Retailers react to changes in consumer spending
Dec. 6, 2002
KALAMAZOO -- Lagging consumer confidence, increased marketing of Kwanzaa and Hanukah and buyers fixed on bargains are just few signs of the times that retailers are paying attention to during the 2002 holiday season. So says Dr. Barbara J. Frazier, a Western Michigan University instructor who specializes in retail entrepreneurship and the economic impact of retail businesses on rural and tourist areas.
"The National Retailers Association is predicting a 'moderate' holiday with about a 4 percent increase in spending, but I'm a bit more pessimistic," she says. "One-third of consumers expect to spend less than last year, so I can't see how that can translate into a 4 percent increase for retailers!
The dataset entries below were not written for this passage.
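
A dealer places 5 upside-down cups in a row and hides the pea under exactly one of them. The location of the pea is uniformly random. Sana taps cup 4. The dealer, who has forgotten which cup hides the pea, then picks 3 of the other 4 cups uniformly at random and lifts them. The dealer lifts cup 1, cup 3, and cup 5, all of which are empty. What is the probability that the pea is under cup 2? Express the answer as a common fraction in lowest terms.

Because the dealer chose which cups to lift without knowing where the pea is, the choice is independent of the prize location. Learning that none of the 3 opened cups holds the pea simply rules out those 3 locations and leaves the remaining 2 cups still equally likely by symmetry.
So P(the pea under cup 2) = 1/2.

1/2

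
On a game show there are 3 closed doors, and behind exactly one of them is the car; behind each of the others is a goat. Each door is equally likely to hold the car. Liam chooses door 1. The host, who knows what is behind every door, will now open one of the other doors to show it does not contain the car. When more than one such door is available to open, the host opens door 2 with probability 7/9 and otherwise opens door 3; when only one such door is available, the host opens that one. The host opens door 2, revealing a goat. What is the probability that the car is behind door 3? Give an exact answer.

9/16

Consider each possible location of the car in turn.
If it is behind door 1 (prior 1/3): door 2 is available, opened with probability 7/9; weight (1/3)·(7/9) = 7/27.
If it is behind door 2 (prior 1/3): the host opened door 2, so this case is ruled out; weight (1/3)·0 = 0.
If it is behind door 3 (prior 1/3): only door 2 is available, probability 1; weight (1/3)·1 = 1/3.
The weights sum to 16/27.
So P(the car behind door 3 | the host opened door 2) = (1/3) / (16/27) = 9/16.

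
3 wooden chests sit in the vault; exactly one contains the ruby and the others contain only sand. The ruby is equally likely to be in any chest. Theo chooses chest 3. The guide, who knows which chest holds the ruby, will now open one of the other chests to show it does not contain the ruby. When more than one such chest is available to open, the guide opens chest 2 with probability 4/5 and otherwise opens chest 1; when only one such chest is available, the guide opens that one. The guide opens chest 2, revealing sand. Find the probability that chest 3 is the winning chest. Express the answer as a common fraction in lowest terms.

4/9

Consider each possible location of the ruby in turn.
If it is in chest 1 (prior 1/3): only chest 2 is available, probability 1; weight (1/3)·1 = 1/3.
If it is in chest 2 (prior 1/3): the guide opened chest 2, so this case is ruled out; weight (1/3)·0 = 0.
If it is in chest 3 (prior 1/3): chest 2 is available, opened with probability 4/5; weight (1/3)·(4/5) = 4/15.
The weights sum to 3/5.
So P(the ruby in chest 3 | the guide opened chest 2) = (4/15) / (3/5) = 4/9.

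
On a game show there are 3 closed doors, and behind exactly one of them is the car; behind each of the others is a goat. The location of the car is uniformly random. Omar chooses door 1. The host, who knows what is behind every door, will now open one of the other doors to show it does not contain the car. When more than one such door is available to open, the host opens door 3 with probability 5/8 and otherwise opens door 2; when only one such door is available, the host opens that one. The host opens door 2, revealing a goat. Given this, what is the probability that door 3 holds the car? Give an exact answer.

Condition on the true location of the car.
If it is behind door 1 (prior 1/3): door 3 is available but not opened, probability 3/8; weight (1/3)·(3/8) = 1/8.
If it is behind door 2 (prior 1/3): the host opened door 2, so this case is ruled out; weight (1/3)·0 = 0.
If it is behind door 3 (prior 1/3): only door 2 is available, probability 1; weight (1/3)·1 = 1/3.
The weights sum to 11/24.
So P(the car behind door 3 | the host opened door 2) = (1/3) / (11/24) = 8/11.

8/11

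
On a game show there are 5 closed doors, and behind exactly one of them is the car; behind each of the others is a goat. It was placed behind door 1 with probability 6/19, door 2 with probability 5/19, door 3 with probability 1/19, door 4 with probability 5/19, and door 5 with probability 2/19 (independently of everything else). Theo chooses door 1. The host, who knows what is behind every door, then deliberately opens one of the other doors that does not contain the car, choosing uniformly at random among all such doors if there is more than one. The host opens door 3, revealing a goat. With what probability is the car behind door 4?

Consider each possible location of the car in turn.
If it is behind door 1 (prior 6/19): the host has 4 equally likely choices, so probability 1/4; weight (6/19)·(1/4) = 3/38.
If it is behind either of doors 2 and 4 (prior 5/19 each): the host has 3 equally likely choices, so probability 1/3; weight (5/19)·(1/3) = 5/57 each.
If it is behind door 3 (prior 1/19): the host opened door 3, so this case is ruled out; weight (1/19)·0 = 0.
If it is behind door 5 (prior 2/19): the host has 3 equally likely choices, so probability 1/3; weight (2/19)·(1/3) = 2/57.
The weights sum to 11/38.
So P(the car behind door 4 | the host opened door 3) = (5/57) / (11/38) = 10/33.

10/33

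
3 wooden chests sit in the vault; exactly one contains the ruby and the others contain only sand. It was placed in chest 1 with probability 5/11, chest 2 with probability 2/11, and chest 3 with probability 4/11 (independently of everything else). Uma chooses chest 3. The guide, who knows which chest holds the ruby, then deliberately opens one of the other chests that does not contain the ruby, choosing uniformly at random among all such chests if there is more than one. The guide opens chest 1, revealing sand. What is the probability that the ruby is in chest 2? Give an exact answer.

Apply Bayes' rule, conditioning on where the ruby actually is.
If it is in chest 1 (prior 5/11): the guide opened chest 1, so this case is ruled out; weight (5/11)·0 = 0.
If it is in chest 2 (prior 2/11): the guide has no choice, probability 1; weight (2/11)·1 = 2/11.
If it is in chest 3 (prior 4/11): the guide has 2 equally likely choices, so probability 1/2; weight (4/11)·(1/2) = 2/11.
The weights sum to 4/11.
So P(the ruby in chest 2 | the guide opened chest 1) = (2/11) / (4/11) = 1/2.

1/2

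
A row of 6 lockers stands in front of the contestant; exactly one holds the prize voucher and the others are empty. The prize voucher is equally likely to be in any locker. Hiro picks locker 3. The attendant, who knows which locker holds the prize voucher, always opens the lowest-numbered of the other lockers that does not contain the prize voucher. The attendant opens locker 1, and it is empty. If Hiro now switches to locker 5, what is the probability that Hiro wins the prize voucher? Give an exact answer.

1/5

Consider each possible location of the prize voucher in turn.
If it is in locker 1 (prior 1/6): the attendant opened locker 1, so this case is ruled out; weight (1/6)·0 = 0.
If it is in any of lockers 2, 3, 4, 5, and 6 (prior 1/6 each): locker 1 is the lowest-numbered option available, probability 1; weight (1/6)·1 = 1/6 each.
The weights sum to 5/6.
So P(the prize voucher in locker 5 | the attendant opened locker 1) = (1/6) / (5/6) = 1/5.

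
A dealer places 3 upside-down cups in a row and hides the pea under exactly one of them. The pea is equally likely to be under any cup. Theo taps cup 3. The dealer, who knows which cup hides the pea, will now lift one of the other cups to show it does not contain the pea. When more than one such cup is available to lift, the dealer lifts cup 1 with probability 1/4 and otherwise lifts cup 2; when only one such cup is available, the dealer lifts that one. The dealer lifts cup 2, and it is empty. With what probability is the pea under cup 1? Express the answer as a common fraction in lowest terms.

4/7

Apply Bayes' rule, conditioning on where the pea actually is.
If it is under cup 1 (prior 1/3): only cup 2 is available, probability 1; weight (1/3)·1 = 1/3.
If it is under cup 2 (prior 1/3): the dealer opened cup 2, so this case is ruled out; weight (1/3)·0 = 0.
If it is under cup 3 (prior 1/3): cup 1 is available but not opened, probability 3/4; weight (1/3)·(3/4) = 1/4.
The weights sum to 7/12.
So P(the pea under cup 1 | the dealer opened cup 2) = (1/3) / (7/12) = 4/7.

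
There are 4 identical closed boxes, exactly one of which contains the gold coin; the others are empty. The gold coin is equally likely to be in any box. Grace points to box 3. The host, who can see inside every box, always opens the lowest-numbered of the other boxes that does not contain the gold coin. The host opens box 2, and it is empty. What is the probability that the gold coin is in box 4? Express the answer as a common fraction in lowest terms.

0

Consider each possible location of the gold coin in turn.
If it is in box 1 (prior 1/4): box 2 is the lowest-numbered option available, probability 1; weight (1/4)·1 = 1/4.
If it is in box 2 (prior 1/4): the host opened box 2, so this case is ruled out; weight (1/4)·0 = 0.
If it is in either of boxes 3 and 4 (prior 1/4 each): the host would have opened box 1 instead, probability 0; weight (1/4)·0 = 0 each.
The weights sum to 1/4.
So P(the gold coin in box 4 | the host opened box 2) = 0 / (1/4) = 0.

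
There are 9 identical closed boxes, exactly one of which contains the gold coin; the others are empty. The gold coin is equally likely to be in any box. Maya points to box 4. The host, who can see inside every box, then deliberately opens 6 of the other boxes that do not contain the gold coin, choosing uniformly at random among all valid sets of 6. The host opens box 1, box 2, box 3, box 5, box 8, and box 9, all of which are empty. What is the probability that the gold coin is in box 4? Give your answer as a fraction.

1/9

Consider each possible location of the gold coin in turn.
If it is in any of boxes 1, 2, 3, 5, 8, and 9 (prior 1/9 each): that box was opened and seen not to hold the prize — ruled out; weight (1/9)·0 = 0 each.
If it is in box 4 (prior 1/9): the host has 28 equally likely choices, so probability 1/28; weight (1/9)·(1/28) = 1/252.
If it is in either of boxes 6 and 7 (prior 1/9 each): the host has 7 equally likely choices, so probability 1/7; weight (1/9)·(1/7) = 1/63 each.
The weights sum to 1/28.
So P(the gold coin in box 4 | the host opened box 1, box 2, box 3, box 5, box 8, and box 9) = (1/252) / (1/28) = 1/9.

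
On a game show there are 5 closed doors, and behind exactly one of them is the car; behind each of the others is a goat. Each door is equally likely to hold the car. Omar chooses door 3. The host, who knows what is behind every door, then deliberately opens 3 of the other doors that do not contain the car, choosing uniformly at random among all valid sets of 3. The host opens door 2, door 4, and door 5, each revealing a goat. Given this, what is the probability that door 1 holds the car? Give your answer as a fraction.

4/5

Consider each possible location of the car in turn.
If it is behind door 1 (prior 1/5): the host has no choice, probability 1; weight (1/5)·1 = 1/5.
If it is behind any of doors 2, 4, and 5 (prior 1/5 each): that door was opened and seen not to hold the prize — ruled out; weight (1/5)·0 = 0 each.
If it is behind door 3 (prior 1/5): the host has 4 equally likely choices, so probability 1/4; weight (1/5)·(1/4) = 1/20.
The weights sum to 1/4.
So P(the car behind door 1 | the host opened door 2, door 4, and door 5) = (1/5) / (1/4) = 4/5.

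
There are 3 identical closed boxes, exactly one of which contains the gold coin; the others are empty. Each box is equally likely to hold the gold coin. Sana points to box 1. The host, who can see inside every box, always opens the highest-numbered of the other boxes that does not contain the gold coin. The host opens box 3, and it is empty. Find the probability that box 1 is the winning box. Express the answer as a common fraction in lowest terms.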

And locally, while the closing of Steketee's in Kalamazoo is long overdue, it is an indication that things are tough in our own backyard."
Consumers this season are likely to be looking for home and leisure goods, "and maybe a few more apparel items this year, because we haven't been buying clothing lately," says Frazier, who also notes that the holiday market has been expanded by more emphasis on Hanukah and Kwanzaa goods. "Retailers also are recognizing that price will be very important and that consumers will be looking for bargains, shopping later and shopping at discount stores.